Pen meets Paper to create a rich voting experience.

ElectionLine Oct 2007

electionline Weekly – October 11, 2007
electionline.org

I. In Focus This Week

Former elections office IT director introduces new voting system

Paper ballot and digital-pen technology ‘way ahead of its time’

By M. Mindy Moretti
electionline.org

If anyone had asked Chris Wilson while he was working in the Franklin County, Ohio elections office if they should get into the business of creating new voting technology, he would have told them they were crazy.

“If someone had come to me with an idea, I would have told them to run and hide and don’t waste your time because it’s such an uphill battle,” Wilson said. “But I think I know the landscape a bit.”

And it’s that inside knowledge of how elections work — in addition to Franklin County, Wilson also worked in elections offices in Florida and is currently an elections technology consultant — that Wilson and his partner Steve Hilsman hope to use to promote their new voting system that combines paper ballots and digital-pen technology.

“I didn’t set out to come up with something new. The whole thing started by accident really,” Wilson said. “It took me a while to put two and two together.”

The two and two that Wilson put together was combining digital paper with a digital pen and using it as a balloting system.

Wilson explains on his Web site, how the voting system would work. The system uses digital paper that contains thousands of tiny dots which can be read by a digital pen. The pen writes in ink and also knows where it is on the paper. The pen contains a small sensor that records the locations. After writing on the paper, the pen is placed in a cradle and the data is downloaded to an application. For voting, the pen knows if a circle or box has been checked in or filled in, much like optical scan. However, it is possible to show an image of the ballot on a computer screen so a voter may review their ballot and make changes before submitting it.

“It’s very similar to optical-scan, but it allows you to make corrections without having to worry about erase marks or smudges, or requesting a new ballot,” Wilson said. “The interesting thing about our system is that it’s the exact opposite of DRE. We vote on paper, but verify electronically.”

After working with a Massachusetts-based digital pen company to perfect his idea, Wilson knew he needed to test the system. But an unconventional idea needed an unconventional test-run so Wilson loaded up sample ballots and digital pens and hit several Columbus-area cafes and taverns where he had patrons give it a whirl.

“It was amazing how accurate it was,” Wilson said of his preliminary tests. “It reads the write-ins too.”

Wilson toyed with the notion of keeping his new idea to himself but figured it was better to go on the offensive with his project so he did a few live demonstrations this summer before elections officials and vendors.

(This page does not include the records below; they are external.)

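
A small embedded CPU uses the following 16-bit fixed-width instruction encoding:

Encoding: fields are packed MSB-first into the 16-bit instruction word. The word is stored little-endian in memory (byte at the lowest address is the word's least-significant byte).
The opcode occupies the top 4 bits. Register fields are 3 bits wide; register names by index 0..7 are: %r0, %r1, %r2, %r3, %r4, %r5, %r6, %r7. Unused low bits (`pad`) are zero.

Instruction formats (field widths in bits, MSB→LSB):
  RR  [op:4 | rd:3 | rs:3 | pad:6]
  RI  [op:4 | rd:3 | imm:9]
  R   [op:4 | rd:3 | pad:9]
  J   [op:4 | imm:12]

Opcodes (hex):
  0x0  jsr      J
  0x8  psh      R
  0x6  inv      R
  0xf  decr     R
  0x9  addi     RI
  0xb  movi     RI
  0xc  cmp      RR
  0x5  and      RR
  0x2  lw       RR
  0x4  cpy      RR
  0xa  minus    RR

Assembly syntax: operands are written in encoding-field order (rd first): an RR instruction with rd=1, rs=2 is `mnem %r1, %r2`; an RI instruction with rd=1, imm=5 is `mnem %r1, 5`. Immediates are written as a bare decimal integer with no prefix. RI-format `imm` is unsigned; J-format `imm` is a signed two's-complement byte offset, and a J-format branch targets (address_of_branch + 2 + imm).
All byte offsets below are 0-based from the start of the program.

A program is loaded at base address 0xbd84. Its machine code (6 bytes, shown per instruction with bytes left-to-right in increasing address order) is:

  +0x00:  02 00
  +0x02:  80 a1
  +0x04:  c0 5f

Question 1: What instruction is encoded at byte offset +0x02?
minus %r0, %r6

off 0x02: read 80 a1 as little → 0xa180
  top 4b → 0xa → minus [RR]
  [11:9] rd=0 = %r0
  [8:6] rs=6 = %r6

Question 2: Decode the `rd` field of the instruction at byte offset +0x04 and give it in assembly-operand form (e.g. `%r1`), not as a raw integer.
[04] c0 5f → 0x5fc0
  opcode bits[15:12]=0x5: and/RR
  [11:9] rd=7 = %r7
  [8:6] rs=7 = %r7

%r7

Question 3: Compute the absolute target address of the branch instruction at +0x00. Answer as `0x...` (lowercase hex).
0xbd88

+0x00: 02 00 ⇒ word 0x0002 (little)
  opcode bits[15:12]=0x0: jsr/J
  imm@[11:0]=0x2 ⇒ 2
  target = base 0xbd84 + off 0x00 + 2 + imm 2 = 0xbd88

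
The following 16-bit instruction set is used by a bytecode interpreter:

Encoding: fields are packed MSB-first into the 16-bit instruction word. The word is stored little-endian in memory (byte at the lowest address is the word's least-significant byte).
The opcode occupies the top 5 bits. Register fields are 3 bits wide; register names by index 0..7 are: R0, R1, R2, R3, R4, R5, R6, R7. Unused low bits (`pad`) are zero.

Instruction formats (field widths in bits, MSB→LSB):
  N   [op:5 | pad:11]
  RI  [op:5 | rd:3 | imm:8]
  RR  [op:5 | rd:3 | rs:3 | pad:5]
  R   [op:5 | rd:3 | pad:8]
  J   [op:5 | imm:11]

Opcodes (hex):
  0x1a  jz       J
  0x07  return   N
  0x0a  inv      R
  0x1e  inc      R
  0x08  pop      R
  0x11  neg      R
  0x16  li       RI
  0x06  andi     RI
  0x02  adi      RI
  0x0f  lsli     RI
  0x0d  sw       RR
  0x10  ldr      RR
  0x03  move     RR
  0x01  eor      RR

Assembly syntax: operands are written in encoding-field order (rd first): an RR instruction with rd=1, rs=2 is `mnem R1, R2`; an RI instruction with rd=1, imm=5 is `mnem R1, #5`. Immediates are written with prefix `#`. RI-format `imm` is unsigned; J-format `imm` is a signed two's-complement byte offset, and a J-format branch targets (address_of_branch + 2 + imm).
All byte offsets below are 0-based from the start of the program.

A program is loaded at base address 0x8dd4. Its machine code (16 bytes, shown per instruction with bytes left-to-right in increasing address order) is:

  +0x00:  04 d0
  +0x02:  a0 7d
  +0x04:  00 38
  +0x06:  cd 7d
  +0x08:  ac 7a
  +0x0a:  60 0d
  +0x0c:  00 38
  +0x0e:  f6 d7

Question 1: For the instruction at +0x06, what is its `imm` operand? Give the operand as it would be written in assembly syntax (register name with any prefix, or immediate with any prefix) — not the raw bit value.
#205

@+06  little-endian(cd 7d) = 0x7dcd
  top 5b → 0xf → lsli [RI]
  rd: (w>>8)&0x7=0x5 → R5
  imm: (w>>0)&0xff=0xcd → #205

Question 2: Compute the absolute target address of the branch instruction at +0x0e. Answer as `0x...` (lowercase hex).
0x8dda

@+0e  little-endian(f6 d7) = 0xd7f6
  top 5b → 0x1a → jz [J]
  [10:0] imm=2038 (s11→-10) = #-10
  target = base 0x8dd4 + off 0x0e + 2 + imm -10 = 0x8dda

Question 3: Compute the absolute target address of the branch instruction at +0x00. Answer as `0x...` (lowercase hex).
off 0x00: read 04 d0 as little → 0xd004
  top 5b → 0x1a → jz [J]
  [10:0] imm=4 = #4
  target = base 0x8dd4 + off 0x00 + 2 + imm 4 = 0x8dda

0x8dda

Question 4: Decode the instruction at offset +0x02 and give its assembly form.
lsli R5, #160

off 0x02: read a0 7d as little → 0x7da0
  opcode bits[15:11]=0xf: lsli/RI
  rd: (w>>8)&0x7=0x5 → R5
  imm: (w>>0)&0xff=0xa0 → #160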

“There was pretty much stunned silence in the room,” Wilson said. “People just didn’t believe it. But for the most part it was very, very well received. Although so many of them told us that we are way ahead of our time with the technology.”

Aaron Ockerman, a lobbyist for the Ohio Association of Election Officials saw a demonstration of the system at a small conference for election officials in Ohio and was impressed.

“I was kind of flabbergasted,” he told the Columbus Business Journal. “It seems almost too good to be true. It has every element you look for in a voting system.”

Although Wilson was unaware of it until he began doing research on his idea, the use of digital pen technology in elections is not completely new. Hamburg, Germany has used the technology in municipal elections as has a small town in Scotland.

Wilson noted that the technology can also be used for voter registration and electronic pollbooks, which is where he and Hilsman will be focusing their immediate attention because technologies used in electronic pollbooks and voter registration don’t require the same rigorous state and federal certification processes that voting systems do.

“Certification has been written around the existing technology so it often uses language that precludes new technologies,” Wilson said. “It really does give the upper-hand to the big, existing companies.”

But still despite what he considers an uphill battle, Wilson is willing to forge on with his new system.

“Our goal right now is to continue to look for investment and keep working on our trials and some of these other technologies,” Wilson said. “I wish it was super fast. I’m not in this to make money, and if I’m just one day known as the guy who introduced digital pen voting, well then I’m okay with that.”